BM 850x180x70 [4x M8] - magnetic beam

Pros as well as cons of rare earth magnets.

Besides their magnetic performance, neodymium magnets are valued for these benefits:

• Their strength is maintained, and after approximately ten years it drops only by ~1% (according to research),
• Neodymium magnets remain remarkably resistant to demagnetization caused by magnetic disturbances,
• The use of an shiny coating of noble metals (nickel, gold, silver) causes the element to be more visually attractive,
• Magnetic induction on the surface of the magnet is exceptional,
• Neodymium magnets are characterized by very high magnetic induction on the magnet surface and can function (depending on the shape) even at a temperature of 230°C or more...
• Thanks to the ability of precise shaping and adaptation to individualized requirements, magnetic components can be modeled in a variety of forms and dimensions, which expands the range of possible applications,
• Significant place in modern industrial fields – they find application in magnetic memories, drive modules, diagnostic systems, and technologically advanced constructions.
• Relatively small size with high pulling force – neodymium magnets offer strong magnetic field in compact dimensions, which makes them useful in small systems

Disadvantages of NdFeB magnets:

• At very strong impacts they can crack, therefore we recommend placing them in steel cases. A metal housing provides additional protection against damage, as well as increases the magnet's durability.
• NdFeB magnets lose power when exposed to high temperatures. After reaching 80°C, many of them experience permanent weakening of strength (a factor is the shape and dimensions of the magnet). We offer magnets specially adapted to work at temperatures up to 230°C marked [AH], which are very resistant to heat
• They rust in a humid environment. For use outdoors we advise using waterproof magnets e.g. in rubber, plastic
• We suggest cover - magnetic mechanism, due to difficulties in realizing threads inside the magnet and complicated forms.
• Possible danger to health – tiny shards of magnets are risky, if swallowed, which gains importance in the context of child safety. Furthermore, small components of these products can disrupt the diagnostic process medical after entering the body.
• With large orders the cost of neodymium magnets is economically unviable,

Breakaway strength of the magnet in ideal conditions – what affects it?

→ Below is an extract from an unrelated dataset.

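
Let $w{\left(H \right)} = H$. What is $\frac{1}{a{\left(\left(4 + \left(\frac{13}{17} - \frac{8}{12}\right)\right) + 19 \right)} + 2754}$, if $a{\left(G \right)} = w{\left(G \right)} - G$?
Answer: $\frac{1}{2754} \approx 0.00036311$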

Holding force of 0 kg is a result of laboratory testing conducted under the following configuration:

• using a sheet made of high-permeability steel, acting as a magnetic yoke
• with a cross-section no less than 10 mm
• with an ideally smooth touching surface
• without the slightest clearance between the magnet and steel
• for force applied at a right angle (in the magnet axis)
• at ambient temperature room level

Magnet lifting force in use – key factors

Bear in mind that the magnet holding will differ influenced by elements below, starting with the most relevant:

• Space between surfaces – even a fraction of a millimeter of distance (caused e.g. by veneer or unevenness) significantly weakens the magnet efficiency, often by half at just 0.5 mm.
• Force direction – note that the magnet holds strongest perpendicularly. Under sliding down, the capacity drops drastically, often to levels of 20-30% of the maximum value.
• Substrate thickness – to utilize 100% power, the steel must be adequately massive. Thin sheet restricts the lifting capacity (the magnet "punches through" it).
• Steel type – low-carbon steel attracts best. Alloy admixtures reduce magnetic permeability and lifting capacity.
• Surface condition – ground elements guarantee perfect abutment, which increases field saturation. Uneven metal weaken the grip.
• Thermal environment – temperature increase results in weakening of induction. It is worth remembering the thermal limit for a given model.

* Lifting capacity testing was carried out on plates with a smooth surface of suitable thickness, under perpendicular forces, in contrast under parallel forces the lifting capacity is smaller. In addition, even a slight gap {between} the magnet and the plate lowers the holding force.